刺激の知覚過程において、前後の刺激の影響で、対象となる刺激の知覚が変化する現象のことを言います。つまり物事の流れの中で都合良く(流れに沿うように)物事は判断されてしまいます。この文脈効果がヒューマンエラーとして発生する際には、思い込み、思い違いにつながってしまいます。前後の刺激に影響されてしまい、本来の対象を見失ってしまうのです。

文脈効果のメリット・デメリット

前後の刺激によって、対象とする知覚が期待とする内容となれば、それはメリットとなりますが、それが期待とは異なるものへと影響されると、デメリットとなってしまいます。

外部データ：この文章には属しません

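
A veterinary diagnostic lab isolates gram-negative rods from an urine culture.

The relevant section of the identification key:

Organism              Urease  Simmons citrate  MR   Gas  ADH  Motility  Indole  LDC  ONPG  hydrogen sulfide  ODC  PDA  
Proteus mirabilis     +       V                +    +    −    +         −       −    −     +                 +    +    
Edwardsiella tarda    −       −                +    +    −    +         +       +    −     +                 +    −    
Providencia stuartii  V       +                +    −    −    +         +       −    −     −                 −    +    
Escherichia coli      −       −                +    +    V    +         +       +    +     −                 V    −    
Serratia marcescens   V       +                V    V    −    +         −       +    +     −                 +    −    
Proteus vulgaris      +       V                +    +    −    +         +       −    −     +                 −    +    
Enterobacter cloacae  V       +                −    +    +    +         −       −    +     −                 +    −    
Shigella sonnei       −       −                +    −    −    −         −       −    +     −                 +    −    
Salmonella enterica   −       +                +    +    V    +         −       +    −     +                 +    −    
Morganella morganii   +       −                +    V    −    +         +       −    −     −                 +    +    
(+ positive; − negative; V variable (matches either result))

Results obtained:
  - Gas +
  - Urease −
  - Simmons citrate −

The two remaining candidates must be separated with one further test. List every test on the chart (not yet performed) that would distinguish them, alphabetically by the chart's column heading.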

いずれにせよ。人は文脈効果により前後の刺激の影響で対象とする知覚が変化しやすいと言う特性があります。

ヒューマンエラー発生の実態把握や原因追求の際、そしてその未然防止にも、このような文脈効果を考慮することは必要です。今回のコラムでは職場で発生する文脈効果の具体事例は割愛しますが、日々発生し得ることですので、一度、どのような文脈効果が職場内にあるか議論しておくことも、ヒューマンエラー対策に役立つでしょう。

次回のコラムでも、その他の ヒューマンエラー発生に影響を及ぼす“人の特性”について解説を行います。